La propagande de l’État islamique (EI) est une machine de manipulation psychologique et émotionnelle. En légitimant la violence, en diffusant des émotions négatives et en exploitant la peur, l’EI parvient à façonner l’esprit de ses adeptes et à les amener à adopter une vision du monde radicale et violente.
L’utilisation des manuels scolaires comme outil de propagande montre l’ampleur de leur projet d’endoctrinement, qui commence dès l’enfance et s'étend à tous les aspects de la vie. Ces stratégies, visant à perpétuer la violence et la haine, doivent être contrées pour limiter l'influence de l’EI et d'autres groupes terroristes.
L’analyse de la propagande violente de l'organisation terroriste de l’EI révèle une approche méthodique et multiforme visant à manipuler les perceptions, les émotions et les comportements. L’EI, à travers ses divers supports médiatiques, y compris des manuels scolaires, met en place une stratégie sophistiquée pour diffuser sa vision radicale du monde, légitimer la violence et endoctriner ses adeptes.

Voici un aperçu du corpus étudié dans le cadre du projet EduConflit :

La légitimation de la violence

L’un des piliers centraux de la propagande de l’EI est la justification de la violence sous toutes ses formes : verbale, physique et psychologique. Cette violence est glorifiée non seulement comme un moyen, mais aussi comme une fin en soi, nécessaire à l’instauration de leur version du califat islamique.
À travers des manuels scolaires, des discours religieux et des vidéos, l’EI cherche à normaliser l’utilisation de la violence contre ceux qu’ils perçoivent comme des ennemis : les non-musulmans, les musulmans modérés, ou quiconque ne partage pas leur vision extrémiste.
Les manuels scolaires, en particulier, sont employés pour inculquer dès l’enfance l'idée que la violence est une réponse légitime aux menaces contre la communauté islamique. On y retrouve des concepts de « guerre sainte » ou de « djihad » déformés, présentés comme des obligations religieuses et morales.
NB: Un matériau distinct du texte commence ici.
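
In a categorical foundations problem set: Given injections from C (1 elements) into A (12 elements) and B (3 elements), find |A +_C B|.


The pushout A +_C B identifies the images of C in A and B.
|A +_C B| = |A| + |B| - |C| (for injections).
= 12 + 3 - 1 = 14

14


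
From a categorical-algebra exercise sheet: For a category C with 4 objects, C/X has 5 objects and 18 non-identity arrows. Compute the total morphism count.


In the slice category C/X, objects are morphisms to X.
Identity morphisms: 5 (one per object of C/X).
Non-identity morphisms: 18.
Total = 5 + 18 = 23

23


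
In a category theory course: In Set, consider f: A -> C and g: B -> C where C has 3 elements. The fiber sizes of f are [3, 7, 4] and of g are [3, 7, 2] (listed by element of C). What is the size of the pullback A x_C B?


The pullback A x_C B consists of pairs (a, b) with f(a) = g(b).
For each element c in C, the fiber product has |f^-1(c)| * |g^-1(c)| elements.
Summing over C: 3 * 3 + 7 * 7 + 4 * 2
= 9 + 49 + 8 = 66

66


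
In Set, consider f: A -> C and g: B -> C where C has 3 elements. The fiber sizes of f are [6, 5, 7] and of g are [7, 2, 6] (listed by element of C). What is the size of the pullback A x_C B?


The pullback A x_C B consists of pairs (a, b) with f(a) = g(b).
For each element c in C, the fiber product has |f^-1(c)| * |g^-1(c)| elements.
Summing over C: 6 * 7 + 5 * 2 + 7 * 6
= 42 + 10 + 42 = 94

94


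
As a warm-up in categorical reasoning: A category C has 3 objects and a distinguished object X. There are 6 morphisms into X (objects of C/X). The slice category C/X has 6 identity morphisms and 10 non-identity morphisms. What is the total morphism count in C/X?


In the slice category C/X, objects are morphisms to X.
Identity morphisms: 6 (one per object of C/X).
Non-identity morphisms: 10.
Total = 6 + 10 = 16

16


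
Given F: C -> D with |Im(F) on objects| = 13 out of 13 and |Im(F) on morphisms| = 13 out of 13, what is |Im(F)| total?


The image of F consists of distinct objects and distinct morphisms.
|Im(F)| on objects = 13
|Im(F)| on morphisms = 13
Total image cardinality = 13 + 13 = 26

26


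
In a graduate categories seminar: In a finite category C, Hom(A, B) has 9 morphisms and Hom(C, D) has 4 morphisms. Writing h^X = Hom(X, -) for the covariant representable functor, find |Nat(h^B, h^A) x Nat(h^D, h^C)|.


By the Yoneda lemma, Nat(h^B, h^A) is isomorphic to Hom(A, B),
so |Nat(h^B, h^A)| = |Hom(A, B)| and |Nat(h^D, h^C)| = |Hom(C, D)|.
|Hom(A, B)| = 9, |Hom(C, D)| = 4.
|Nat(h^B, h^A) x Nat(h^D, h^C)| = 9 * 4 = 36

36


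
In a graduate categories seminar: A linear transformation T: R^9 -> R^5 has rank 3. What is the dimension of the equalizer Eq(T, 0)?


The equalizer of f and the zero map is ker(f).
By the rank-nullity theorem: dim(ker(f)) = dim(domain) - rank(f).
dim(ker(f)) = 9 - 3 = 6

6


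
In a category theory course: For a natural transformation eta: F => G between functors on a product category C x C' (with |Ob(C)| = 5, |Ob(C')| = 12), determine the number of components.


A natural transformation eta: F => G assigns one component morphism per
object of the domain category.
The domain is the product category C x C', so
|Ob(C x C')| = |Ob(C)| * |Ob(C')| = 5 * 12 = 60.
Therefore eta has 60 component morphisms.

60


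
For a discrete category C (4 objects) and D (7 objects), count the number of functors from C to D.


A functor from a discrete category C to D is determined by
where each object maps. Each of the 4 objects of C can map
to any of the 7 objects of D independently.
Number of functors = 7^4 = 2401

2401


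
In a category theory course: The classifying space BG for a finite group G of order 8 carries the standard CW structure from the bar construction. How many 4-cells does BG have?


In the bar-construction CW model of BG, the n-cells are indexed by
n-tuples [g_1|...|g_n] of non-identity elements of G (degenerate
simplices with some g_i = e do not contribute cells), so there are
(|G| - 1)^n n-cells.
For dim = 4 with |G| = 8:
cells = (8 - 1)^4 = 7^4 = 2401

2401


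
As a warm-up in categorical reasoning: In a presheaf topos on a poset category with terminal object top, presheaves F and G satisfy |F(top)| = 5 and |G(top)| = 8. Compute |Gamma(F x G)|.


Global sections of a presheaf on a poset with terminal top satisfy
Gamma(H) ~ H(top). Presheaves admit pointwise products, so
(F x G)(top) = F(top) x G(top) (Cartesian product).
|Gamma(F x G)| = |F(top)| * |G(top)| = 5 * 8 = 40.

40


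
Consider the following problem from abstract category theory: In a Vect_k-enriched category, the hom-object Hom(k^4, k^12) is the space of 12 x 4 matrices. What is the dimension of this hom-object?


In Vect-enriched categories, Hom(k^n, k^m) is the space of m x n matrices.
dim(Hom(k^4, k^12)) = 12 * 4 = 48

48


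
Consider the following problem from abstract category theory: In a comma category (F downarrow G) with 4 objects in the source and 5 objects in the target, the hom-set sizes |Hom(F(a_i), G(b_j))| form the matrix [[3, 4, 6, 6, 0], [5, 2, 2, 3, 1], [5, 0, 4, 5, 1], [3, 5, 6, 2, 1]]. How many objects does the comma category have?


Objects of (F downarrow G) are triples (a, b, h: F(a)->G(b)).
The count equals the sum of all entries in the hom-matrix.
sum(row 0) = 19
sum(row 1) = 13
sum(row 2) = 15
sum(row 3) = 17
Grand total = 64

64


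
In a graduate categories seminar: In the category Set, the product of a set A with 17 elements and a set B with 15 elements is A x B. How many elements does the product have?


In Set, the product A x B is the Cartesian product.
By the universal property, |A x B| = |A| * |B|.
|A x B| = 17 * 15 = 255

255


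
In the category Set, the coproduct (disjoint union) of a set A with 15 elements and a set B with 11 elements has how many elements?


In Set, the coproduct A + B is the disjoint union.
|A + B| = |A| + |B| = 15 + 11 = 26

26


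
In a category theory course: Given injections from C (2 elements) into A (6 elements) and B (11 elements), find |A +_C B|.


The pushout A +_C B identifies the images of C in A and B.
|A +_C B| = |A| + |B| - |C| (for injections).
= 6 + 11 - 2 = 15

15


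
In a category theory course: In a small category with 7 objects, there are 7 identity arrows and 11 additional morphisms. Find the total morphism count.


Each object has an identity morphism, giving 7 identities.
Adding the 11 non-identity morphisms:
Total = 7 + 11 = 18

18


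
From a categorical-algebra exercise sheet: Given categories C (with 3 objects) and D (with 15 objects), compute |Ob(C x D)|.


The product category C x D has objects that are pairs (c, d).
Number of pairs = |Ob(C)| * |Ob(D)| = 3 * 15 = 45

45


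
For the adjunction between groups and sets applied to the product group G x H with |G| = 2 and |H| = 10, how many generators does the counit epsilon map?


The counit epsilon_K: F(U(K)) -> K of the Free-Forgetful adjunction
maps |K| generators of F(U(K)) into K. For K = G x H (the product group),
|G x H| = |G| * |H|.
Total generators mapped = 2 * 10 = 20.

20


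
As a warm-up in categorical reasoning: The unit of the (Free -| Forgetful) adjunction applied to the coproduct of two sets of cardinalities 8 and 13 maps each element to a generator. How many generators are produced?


The unit eta_X: X -> U(F(X)) of the Free-Forgetful adjunction
maps each element of X to a generator of F(X). For X = S + T (disjoint
union in Set), |S + T| = |S| + |T|.
Total mappings = 8 + 13 = 21.

21


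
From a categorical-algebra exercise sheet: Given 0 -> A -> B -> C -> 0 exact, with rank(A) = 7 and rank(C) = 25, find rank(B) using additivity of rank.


For a short exact sequence 0 -> A -> B -> C -> 0,
rank is additive: rank(B) = rank(A) + rank(C).
rank(B) = 7 + 25 = 32

32


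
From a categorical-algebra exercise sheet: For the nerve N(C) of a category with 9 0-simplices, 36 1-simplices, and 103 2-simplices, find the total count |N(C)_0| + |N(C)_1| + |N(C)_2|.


The 2-skeleton of the nerve N(C) consists of simplices in dimensions 0, 1, 2:
  |N(C)_0| = 9 (objects)
  |N(C)_1| = 36 (morphisms)
  |N(C)_2| = 103 (composable pairs)
Total = 9 + 36 + 103 = 148

148


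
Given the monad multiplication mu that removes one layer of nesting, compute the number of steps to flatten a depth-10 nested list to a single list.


Each application of mu: T^2 -> T removes one layer of nesting.
Starting at depth 10 (i.e., T^10(X)), we need to reach T(X).
Number of mu applications = 10 - 1 = 9

9


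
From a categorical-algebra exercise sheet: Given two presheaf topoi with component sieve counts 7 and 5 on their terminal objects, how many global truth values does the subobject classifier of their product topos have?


In a product of presheaf topoi E_1 x E_2, the subobject classifier
is Omega = Omega_1 x Omega_2 (componentwise), so
|Omega(top)| = |Omega_1(top_1)| * |Omega_2(top_2)|.
= 7 * 5 = 35.

35


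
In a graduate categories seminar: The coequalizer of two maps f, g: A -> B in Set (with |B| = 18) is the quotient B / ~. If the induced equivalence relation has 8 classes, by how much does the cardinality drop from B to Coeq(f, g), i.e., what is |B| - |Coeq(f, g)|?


The coequalizer Coeq(f, g) = B / ~ has one element per equivalence class.
|B| = 18, |Coeq(f, g)| = 8.
|B| - |Coeq(f, g)| = 18 - 8 = 10.

10


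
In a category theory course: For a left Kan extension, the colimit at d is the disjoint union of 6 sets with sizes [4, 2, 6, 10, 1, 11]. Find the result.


Pointwise, the left Kan extension (Lan_F H)(d) is the colimit, indexed
by the comma category (F downarrow d), of H composed with the
projection (F downarrow d) -> C. Here that colimit is given
as a coproduct (disjoint union) of sets, so its cardinality is the
sum of the sizes of the summands.
Coproduct of sets with sizes: 4 + 2 + 6 + 10 + 1 + 11
= 34

34


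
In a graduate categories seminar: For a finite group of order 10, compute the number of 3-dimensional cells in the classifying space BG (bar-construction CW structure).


In the bar-construction CW model of BG, the n-cells are indexed by
n-tuples [g_1|...|g_n] of non-identity elements of G (degenerate
simplices with some g_i = e do not contribute cells), so there are
(|G| - 1)^n n-cells.
For dim = 3 with |G| = 10:
cells = (10 - 1)^3 = 9^3 = 729

729


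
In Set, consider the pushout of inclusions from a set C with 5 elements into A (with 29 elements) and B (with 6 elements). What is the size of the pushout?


The pushout A +_C B identifies the images of C in A and B.
|A +_C B| = |A| + |B| - |C| (for injections).
= 29 + 6 - 5 = 30

30


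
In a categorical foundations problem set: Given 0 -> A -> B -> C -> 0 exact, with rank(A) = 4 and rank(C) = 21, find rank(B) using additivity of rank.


For a short exact sequence 0 -> A -> B -> C -> 0,
rank is additive: rank(B) = rank(A) + rank(C).
rank(B) = 4 + 21 = 25

25


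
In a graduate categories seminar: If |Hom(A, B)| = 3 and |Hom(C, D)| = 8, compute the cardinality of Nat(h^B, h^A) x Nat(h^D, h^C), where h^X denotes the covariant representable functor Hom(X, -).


By the Yoneda lemma, Nat(h^B, h^A) is isomorphic to Hom(A, B),
so |Nat(h^B, h^A)| = |Hom(A, B)| and |Nat(h^D, h^C)| = |Hom(C, D)|.
|Hom(A, B)| = 3, |Hom(C, D)| = 8.
|Nat(h^B, h^A) x Nat(h^D, h^C)| = 3 * 8 = 24

24


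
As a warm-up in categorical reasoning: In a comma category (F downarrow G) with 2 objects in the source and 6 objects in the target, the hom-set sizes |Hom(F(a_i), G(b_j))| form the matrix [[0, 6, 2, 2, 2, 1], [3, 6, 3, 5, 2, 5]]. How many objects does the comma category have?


Objects of (F downarrow G) are triples (a, b, h: F(a)->G(b)).
The count equals the sum of all entries in the hom-matrix.
sum(row 0) = 13
sum(row 1) = 24
Grand total = 37

37


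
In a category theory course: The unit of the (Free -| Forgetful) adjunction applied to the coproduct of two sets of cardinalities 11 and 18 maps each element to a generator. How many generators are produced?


The unit eta_X: X -> U(F(X)) of the Free-Forgetful adjunction
maps each element of X to a generator of F(X). For X = S + T (disjoint
union in Set), |S + T| = |S| + |T|.
Total mappings = 11 + 18 = 29.

29


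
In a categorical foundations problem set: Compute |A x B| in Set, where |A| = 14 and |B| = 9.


In Set, the product A x B is the Cartesian product.
By the universal property, |A x B| = |A| * |B|.
|A x B| = 14 * 9 = 126

126


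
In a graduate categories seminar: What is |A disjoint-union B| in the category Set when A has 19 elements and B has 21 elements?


In Set, the coproduct A + B is the disjoint union.
|A + B| = |A| + |B| = 19 + 21 = 40

40


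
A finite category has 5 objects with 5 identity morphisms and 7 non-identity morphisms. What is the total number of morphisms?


Each object has an identity morphism, giving 5 identities.
Adding the 7 non-identity morphisms:
Total = 5 + 7 = 12

12


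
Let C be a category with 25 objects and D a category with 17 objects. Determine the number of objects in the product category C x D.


The product category C x D has objects that are pairs (c, d).
Number of pairs = |Ob(C)| * |Ob(D)| = 25 * 17 = 425

425


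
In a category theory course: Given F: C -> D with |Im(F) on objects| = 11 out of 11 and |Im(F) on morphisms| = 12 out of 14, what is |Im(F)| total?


The image of F consists of distinct objects and distinct morphisms.
|Im(F)| on objects = 11
|Im(F)| on morphisms = 12
Total image cardinality = 11 + 12 = 23

23


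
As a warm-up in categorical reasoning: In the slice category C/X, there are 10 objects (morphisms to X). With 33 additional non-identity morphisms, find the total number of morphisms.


In the slice category C/X, objects are morphisms to X.
Identity morphisms: 10 (one per object of C/X).
Non-identity morphisms: 33.
Total = 10 + 33 = 43

43


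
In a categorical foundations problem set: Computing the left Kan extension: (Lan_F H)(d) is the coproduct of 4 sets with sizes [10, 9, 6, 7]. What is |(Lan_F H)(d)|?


Pointwise, the left Kan extension (Lan_F H)(d) is the colimit, indexed
by the comma category (F downarrow d), of H composed with the
projection (F downarrow d) -> C. Here that colimit is given
as a coproduct (disjoint union) of sets, so its cardinality is the
sum of the sizes of the summands.
Coproduct of sets with sizes: 10 + 9 + 6 + 7
= 32

32


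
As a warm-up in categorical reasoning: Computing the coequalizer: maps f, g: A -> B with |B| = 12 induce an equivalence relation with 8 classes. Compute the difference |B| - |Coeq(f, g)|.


The coequalizer Coeq(f, g) = B / ~ has one element per equivalence class.
|B| = 12, |Coeq(f, g)| = 8.
|B| - |Coeq(f, g)| = 12 - 8 = 4.

4


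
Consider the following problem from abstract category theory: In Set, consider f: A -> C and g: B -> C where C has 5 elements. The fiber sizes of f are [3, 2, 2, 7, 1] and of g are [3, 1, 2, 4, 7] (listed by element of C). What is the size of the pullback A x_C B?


The pullback A x_C B consists of pairs (a, b) with f(a) = g(b).
For each element c in C, the fiber product has |f^-1(c)| * |g^-1(c)| elements.
Summing over C: 3 * 3 + 2 * 1 + 2 * 2 + 7 * 4 + 1 * 7
= 9 + 2 + 4 + 28 + 7 = 50

50


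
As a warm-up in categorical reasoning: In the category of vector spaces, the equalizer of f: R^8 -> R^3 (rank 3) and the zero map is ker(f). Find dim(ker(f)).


The equalizer of f and the zero map is ker(f).
By the rank-nullity theorem: dim(ker(f)) = dim(domain) - rank(f).
dim(ker(f)) = 8 - 3 = 5

5


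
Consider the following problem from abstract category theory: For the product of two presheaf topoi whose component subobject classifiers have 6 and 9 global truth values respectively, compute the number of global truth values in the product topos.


In a product of presheaf topoi E_1 x E_2, the subobject classifier
is Omega = Omega_1 x Omega_2 (componentwise), so
|Omega(top)| = |Omega_1(top_1)| * |Omega_2(top_2)|.
= 6 * 9 = 54.

54


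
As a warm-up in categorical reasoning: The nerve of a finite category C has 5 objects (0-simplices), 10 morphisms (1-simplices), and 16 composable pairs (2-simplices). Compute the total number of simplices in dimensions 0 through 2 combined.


The 2-skeleton of the nerve N(C) consists of simplices in dimensions 0, 1, 2:
  |N(C)_0| = 5 (objects)
  |N(C)_1| = 10 (morphisms)
  |N(C)_2| = 16 (composable pairs)
Total = 5 + 10 + 16 = 31

31


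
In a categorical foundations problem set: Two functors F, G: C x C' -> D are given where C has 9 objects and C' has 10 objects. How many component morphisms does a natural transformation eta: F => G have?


A natural transformation eta: F => G assigns one component morphism per
object of the domain category.
The domain is the product category C x C', so
|Ob(C x C')| = |Ob(C)| * |Ob(C')| = 9 * 10 = 90.
Therefore eta has 90 component morphisms.

90


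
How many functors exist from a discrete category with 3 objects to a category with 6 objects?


A functor from a discrete category C to D is determined by
where each object maps. Each of the 3 objects of C can map
to any of the 6 objects of D independently.
Number of functors = 6^3 = 216

216


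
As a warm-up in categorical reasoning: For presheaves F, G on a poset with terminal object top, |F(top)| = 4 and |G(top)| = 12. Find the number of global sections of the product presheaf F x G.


Global sections of a presheaf on a poset with terminal top satisfy
Gamma(H) ~ H(top). Presheaves admit pointwise products, so
(F x G)(top) = F(top) x G(top) (Cartesian product).
|Gamma(F x G)| = |F(top)| * |G(top)| = 4 * 12 = 48.

48


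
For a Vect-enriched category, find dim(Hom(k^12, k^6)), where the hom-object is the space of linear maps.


In Vect-enriched categories, Hom(k^n, k^m) is the space of m x n matrices.
dim(Hom(k^12, k^6)) = 6 * 12 = 72

72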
Ainsi, la violence n’est plus perçue comme une conséquence tragique de conflits, mais comme une voie sanctifiée pour atteindre un but politique.

La diffusion des émotions négatives

Un autre aspect fondamental de la propagande de l’EI est la diffusion et l’exploitation des émotions négatives, notamment la colère, le dégoût et la haine. Cette stratégie s'appuie sur un processus de déshumanisation de l'autre, qu'il s'agisse des groupes ethniques ou religieux non conformes à leur vision, des gouvernements occidentaux ou des musulmans qu’ils considèrent comme des apostats.
Les outils de propagande de l'EI, y compris les manuels scolaires, décrivent souvent ces groupes comme des ennemis mortels, des «croisés» ou des «infidèles», alimentant un sentiment de menace permanente. Cette rhétorique vise à susciter la colère et la haine chez les jeunes générations, facilitant ainsi leur recrutement.
En mettant constamment l’accent sur les injustices, réelles ou perçues, que ces «autres» infligeraient aux musulmans, l’EI construit un récit victimaire et réactif, qui permet à la haine d'être perçue non seulement comme une réaction naturelle, mais comme une réponse nécessaire.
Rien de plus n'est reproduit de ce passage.